Here's a novice's question:

From reading the XSL spec I got the idea that XSLT has a fairly complete set 
of programming features (conditions, loops, etc.) but is not concerned with 
any visual formatting issues. Now, that's logical. But on the other end of 
the rope there's XSL FO which offers a good inventory of formatting 
parameters, but has no programming abilities at all. This seems much less 
logical to me.

I'm a designer and I must say that visual formatting involves a lot of 
algorithmic elements - comparisons, calsulations, selections among 
alternatives, etc. Just one example: in a recent project I needed to format 
all the headings (in a huge document) in such a way that, first, a width 
measurement of the heading's text set in a certain font is taken, and 
second, depending on whether this width exceeds some specified constant, one 
of two formatting models for this heading is selected, with different 
indents, linebreaks, etc. In a static XSL FO description, these two heading 
models would be represented by sugnificantly different sub-trees.
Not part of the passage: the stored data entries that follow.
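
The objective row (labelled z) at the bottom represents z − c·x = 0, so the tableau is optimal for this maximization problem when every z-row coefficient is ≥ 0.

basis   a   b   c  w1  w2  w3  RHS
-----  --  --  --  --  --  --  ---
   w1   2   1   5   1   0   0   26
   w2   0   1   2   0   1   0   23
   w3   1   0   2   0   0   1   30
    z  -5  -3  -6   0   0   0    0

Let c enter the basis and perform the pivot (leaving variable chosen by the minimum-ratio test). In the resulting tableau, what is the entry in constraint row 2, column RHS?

Ratio test on column c — row 1: 26/5 = 26/5; row 2: 23/2 = 23/2; row 3: 30/2 = 15. Minimum is 26/5 at row 1 (w1 leaves); pivot element 5.
Divide row 1 by 5; eliminate column c from the other rows.
Row 2 update in column RHS: 23 − 2·(26/5) = 63/5.

63/5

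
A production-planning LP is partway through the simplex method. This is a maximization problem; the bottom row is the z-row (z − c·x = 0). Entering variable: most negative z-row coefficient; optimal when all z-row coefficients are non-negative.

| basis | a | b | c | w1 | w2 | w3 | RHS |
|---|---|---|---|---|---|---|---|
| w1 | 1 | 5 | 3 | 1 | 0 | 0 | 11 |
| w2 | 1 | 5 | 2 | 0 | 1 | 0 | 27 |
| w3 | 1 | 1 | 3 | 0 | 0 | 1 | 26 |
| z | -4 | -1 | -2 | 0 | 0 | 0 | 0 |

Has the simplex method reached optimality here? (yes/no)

The z-row has a negative entry -4 in column a, so it is not optimal.

no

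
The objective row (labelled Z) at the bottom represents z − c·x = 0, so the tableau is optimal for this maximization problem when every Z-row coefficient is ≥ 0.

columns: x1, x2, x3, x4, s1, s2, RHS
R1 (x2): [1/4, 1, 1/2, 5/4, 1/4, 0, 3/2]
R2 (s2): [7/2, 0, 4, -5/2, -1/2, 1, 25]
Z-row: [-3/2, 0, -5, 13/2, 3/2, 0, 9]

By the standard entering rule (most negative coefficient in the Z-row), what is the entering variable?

x3

Negative Z-row entries: x1: -3/2, x3: -5.
The most negative is -5 in column x3, so x3 enters.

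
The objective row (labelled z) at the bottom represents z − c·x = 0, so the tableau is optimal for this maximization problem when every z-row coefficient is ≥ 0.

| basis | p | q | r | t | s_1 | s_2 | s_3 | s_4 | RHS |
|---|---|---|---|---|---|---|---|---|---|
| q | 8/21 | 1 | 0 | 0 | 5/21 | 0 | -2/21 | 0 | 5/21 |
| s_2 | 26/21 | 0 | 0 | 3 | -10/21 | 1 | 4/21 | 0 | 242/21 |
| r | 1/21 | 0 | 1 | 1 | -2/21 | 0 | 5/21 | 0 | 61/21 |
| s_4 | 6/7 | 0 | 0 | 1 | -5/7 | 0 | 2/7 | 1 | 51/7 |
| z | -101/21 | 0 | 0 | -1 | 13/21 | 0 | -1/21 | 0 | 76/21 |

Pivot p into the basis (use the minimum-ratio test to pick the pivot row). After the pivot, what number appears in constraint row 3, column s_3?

1/4

Ratio test on column p — row 1: (5/21)/(8/21) = 5/8; row 2: (242/21)/(26/21) = 121/13; row 3: (61/21)/(1/21) = 61; row 4: (51/7)/(6/7) = 17/2. Minimum is 5/8 at row 1 (q leaves); pivot element 8/21.
Divide row 1 by 8/21; eliminate column p from the other rows.
Row 3 update in column s_3: 5/21 − (1/21)·(-1/4) = 1/4.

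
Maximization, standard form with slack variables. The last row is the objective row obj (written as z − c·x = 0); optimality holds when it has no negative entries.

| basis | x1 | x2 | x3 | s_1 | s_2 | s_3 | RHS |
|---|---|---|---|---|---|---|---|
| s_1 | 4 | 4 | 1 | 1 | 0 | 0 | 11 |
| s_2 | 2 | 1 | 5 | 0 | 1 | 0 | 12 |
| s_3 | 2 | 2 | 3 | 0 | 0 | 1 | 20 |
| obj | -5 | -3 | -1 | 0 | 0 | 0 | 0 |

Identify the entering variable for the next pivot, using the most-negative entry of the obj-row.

x1

Negative obj-row entries: x1: -5, x2: -3, x3: -1.
The most negative is -5 in column x1, so x1 enters.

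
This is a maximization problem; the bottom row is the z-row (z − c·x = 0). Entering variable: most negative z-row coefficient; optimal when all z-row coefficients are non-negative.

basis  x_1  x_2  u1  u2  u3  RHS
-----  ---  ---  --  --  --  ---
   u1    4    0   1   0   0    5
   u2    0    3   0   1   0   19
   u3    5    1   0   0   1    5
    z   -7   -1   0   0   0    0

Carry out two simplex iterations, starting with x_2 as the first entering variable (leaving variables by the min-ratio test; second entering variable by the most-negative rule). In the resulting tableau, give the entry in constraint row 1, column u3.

-4/5

Ratio test on column x_2 — row 1: entry 0 ≤ 0; row 2: 19/3 = 19/3; row 3: 5/1 = 5. Minimum is 5 at row 3 (u3 leaves); pivot element 1.
Divide row 3 by 1; eliminate column x_2 from the other rows.
Second iteration: most negative z-row entry is -2 in column x_1, so x_1 enters.
Ratio test on column x_1 — row 1: 5/4 = 5/4; row 2: entry -15 ≤ 0; row 3: 5/5 = 1. Minimum is 1 at row 3 (x_2 leaves); pivot element 5.
Divide row 3 by 5; eliminate column x_1 from the other rows.
After both pivots, the entry at constraint row 1, column u3 is -4/5.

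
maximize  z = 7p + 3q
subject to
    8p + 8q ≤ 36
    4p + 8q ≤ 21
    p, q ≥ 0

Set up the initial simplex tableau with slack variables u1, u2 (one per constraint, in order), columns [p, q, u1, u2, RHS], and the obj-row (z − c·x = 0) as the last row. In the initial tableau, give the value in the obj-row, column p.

-7

The obj-row carries the negated objective coefficients: the p entry is -7.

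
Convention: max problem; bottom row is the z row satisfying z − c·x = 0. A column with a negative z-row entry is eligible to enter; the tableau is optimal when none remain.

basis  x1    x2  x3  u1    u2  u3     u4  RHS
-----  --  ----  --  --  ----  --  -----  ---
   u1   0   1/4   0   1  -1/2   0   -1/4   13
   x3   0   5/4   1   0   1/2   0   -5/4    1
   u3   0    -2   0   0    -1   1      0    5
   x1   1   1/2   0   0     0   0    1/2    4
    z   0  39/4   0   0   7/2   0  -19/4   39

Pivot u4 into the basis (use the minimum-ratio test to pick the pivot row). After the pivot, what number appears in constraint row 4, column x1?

2

Ratio test on column u4 — row 1: entry -1/4 ≤ 0; row 2: entry -5/4 ≤ 0; row 3: entry 0 ≤ 0; row 4: 4/(1/2) = 8. Minimum is 8 at row 4 (x1 leaves); pivot element 1/2.
Divide row 4 by 1/2; eliminate column u4 from the other rows.
In the new row 4, the x1 entry is the old entry divided by the pivot: 1/(1/2) = 2.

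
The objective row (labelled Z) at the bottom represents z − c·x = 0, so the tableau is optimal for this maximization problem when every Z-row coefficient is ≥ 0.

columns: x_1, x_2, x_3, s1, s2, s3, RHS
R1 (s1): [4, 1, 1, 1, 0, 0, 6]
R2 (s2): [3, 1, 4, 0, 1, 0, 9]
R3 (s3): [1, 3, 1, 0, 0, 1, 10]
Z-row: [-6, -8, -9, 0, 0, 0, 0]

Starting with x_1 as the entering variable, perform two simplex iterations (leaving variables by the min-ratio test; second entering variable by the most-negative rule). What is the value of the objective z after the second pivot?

252/13

Ratio test on column x_1 — row 1: 6/4 = 3/2; row 2: 9/3 = 3; row 3: 10/1 = 10. Minimum is 3/2 at row 1 (s1 leaves); pivot element 4.
Pivot on row 1; the Z-row RHS becomes 0 − (-6)·(3/2) = 9.
Next entering variable (most negative Z-row entry -15/2): x_3.
Ratio test on column x_3 — row 1: (3/2)/(1/4) = 6; row 2: (9/2)/(13/4) = 18/13; row 3: (17/2)/(3/4) = 34/3. Minimum is 18/13 at row 2 (s2 leaves); pivot element 13/4.
After the second pivot the Z-row RHS is 9 − (-15/2)·(18/13) = 252/13.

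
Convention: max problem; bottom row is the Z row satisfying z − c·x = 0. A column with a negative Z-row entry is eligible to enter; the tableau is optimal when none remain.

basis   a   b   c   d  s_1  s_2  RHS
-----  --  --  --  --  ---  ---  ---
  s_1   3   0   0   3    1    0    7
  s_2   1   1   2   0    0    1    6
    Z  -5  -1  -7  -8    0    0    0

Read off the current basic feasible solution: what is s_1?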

Now, the above described problem cannot be solved in a XSLT stylesheet 
because XSLT has no idea of fonts and widths. And on the other hand, in XSL 
FO, I cannot express it either because there's no way there to program the 
necessary choice algorithm. Finally I was able to solve this problem 
satisfactorily using TeX, which allows to mix "control flow" and visual 
statements (although TeX is a nightmare in many other respects).

So, what XSL experts would say? Am I missing something? Or am I, with my 
designer needs, out of luck in XSL world?